DIG-Nick Translation Mixはニックトランスレーションに便利な酵素とヌクレオチドの混合物です。ニックトランスレーション法ではDNaseとDNAポリメラーゼを組み合わせて、DNAらせんの片方の鎖に切れ目を入れます。次に、ポリメラーゼによる読み取りの際、ラベルしたヌクレオチドが取り込まれるか、または切れ目を入れた部位が「校正」されます。この方法では、大きなプラスミド、コスミド、PCRフラグメントのどれもが使用でき、DNAは直線状でもスーパーコイルでも使えます。標準の90分反応で各テンプレートから得られる結果は一貫性があり、得られるプローブの平均長は200～500塩基対です。ジゴキシゲニン(DIG)-11-デオキシウリジン三リン酸（dUTP）とデオキシチミジン三リン酸（dTTP）とのモル比は、新たに合成されたDNAの20～25番目のヌクレオチドがDIGで修飾されるように調整されています。DNA中のこのハプテン密度で、免疫学的検出反応において最も高い感度が得られます。

メルクは、グリーン・ケミストリーの12原則の1つ以上に則った、より環境に配慮した製品（グリーン代替品）をお客様にお届けできるよう最善の努力をします。この製品はさらに安全な化学品として設計されます。  DIGシステムは、核酸のラベリングと検出に放射能を使用することに代わる高感度で費用対効果の高い手段として確立されました。

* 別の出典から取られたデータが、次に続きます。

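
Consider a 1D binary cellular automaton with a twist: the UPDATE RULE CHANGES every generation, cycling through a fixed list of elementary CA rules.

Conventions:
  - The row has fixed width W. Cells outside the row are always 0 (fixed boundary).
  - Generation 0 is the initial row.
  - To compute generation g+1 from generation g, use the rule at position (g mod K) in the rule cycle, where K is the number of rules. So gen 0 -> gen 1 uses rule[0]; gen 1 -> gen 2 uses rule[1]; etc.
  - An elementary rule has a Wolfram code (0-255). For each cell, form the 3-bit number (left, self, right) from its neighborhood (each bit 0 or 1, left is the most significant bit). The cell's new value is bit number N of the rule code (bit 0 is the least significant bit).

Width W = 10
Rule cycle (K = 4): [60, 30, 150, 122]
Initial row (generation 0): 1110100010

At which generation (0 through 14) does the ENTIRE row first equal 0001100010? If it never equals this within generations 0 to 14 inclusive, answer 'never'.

Gen 0: 1110100010
Gen 1 (rule 60): 1001110011
Gen 2 (rule 30): 1111001110
Gen 3 (rule 150): 0110110101
Gen 4 (rule 122): 1111111010
Gen 5 (rule 60): 1000000111
Gen 6 (rule 30): 1100001100
Gen 7 (rule 150): 0010010010
Gen 8 (rule 122): 0101101101
Gen 9 (rule 60): 0111011011
Gen 10 (rule 30): 1100010010
Gen 11 (rule 150): 0010111111
Gen 12 (rule 122): 0101100001
Gen 13 (rule 60): 0111010001
Gen 14 (rule 30): 1100011011

Answer: never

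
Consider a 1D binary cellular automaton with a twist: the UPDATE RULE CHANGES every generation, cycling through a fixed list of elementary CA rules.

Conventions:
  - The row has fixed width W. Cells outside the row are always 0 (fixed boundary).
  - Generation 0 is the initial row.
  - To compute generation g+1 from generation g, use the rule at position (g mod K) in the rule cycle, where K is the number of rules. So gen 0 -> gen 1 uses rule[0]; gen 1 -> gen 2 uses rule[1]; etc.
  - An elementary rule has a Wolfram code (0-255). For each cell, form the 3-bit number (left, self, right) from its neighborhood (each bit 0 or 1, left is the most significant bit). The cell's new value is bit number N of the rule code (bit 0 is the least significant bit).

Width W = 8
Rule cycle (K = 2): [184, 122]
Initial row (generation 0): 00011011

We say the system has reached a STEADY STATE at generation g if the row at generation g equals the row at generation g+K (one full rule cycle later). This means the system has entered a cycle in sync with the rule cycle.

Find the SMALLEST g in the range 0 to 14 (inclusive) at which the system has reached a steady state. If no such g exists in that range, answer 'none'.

Gen 0: 00011011
Gen 1 (rule 184): 00010110
Gen 2 (rule 122): 00101111
Gen 3 (rule 184): 00011110
Gen 4 (rule 122): 00110011
Gen 5 (rule 184): 00101010
Gen 6 (rule 122): 01010101
Gen 7 (rule 184): 00101010
Gen 8 (rule 122): 01010101
Gen 9 (rule 184): 00101010
Gen 10 (rule 122): 01010101
Gen 11 (rule 184): 00101010
Gen 12 (rule 122): 01010101
Gen 13 (rule 184): 00101010
Gen 14 (rule 122): 01010101
Gen 15 (rule 184): 00101010
Gen 16 (rule 122): 01010101

Answer: 5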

DIGシステムの汎用性を証明する入手可能な出版物は数多くあります。そのため、放射性ラベリングの使用は、もはやハイブリダイゼーションのDNAラベリングの唯一の選択肢ではありません。

ライフサイエンス研究専用。診断目的での使用はできません。

1バイアルに50％グリセロール（v/v）中5倍濃度安定化反応バッファー及びDNAポリメラーゼI、DNase I、0.25 mM dATP、0.25 mM dCTP、0.25 mM dGTP、0.17 mM dTTP、0.08 mM DIG-11-dUTP（アルカリ安定性）。
アッセイ時間：100分間　
サンプル材料：スーパーコイルDNA及び線状プラスミドDNA、スーパーコイルDNA及び線状コスミドDNA、精製PCR産物。
注：ニックトランスレーションの前にテンプレートを変性する必要はありません。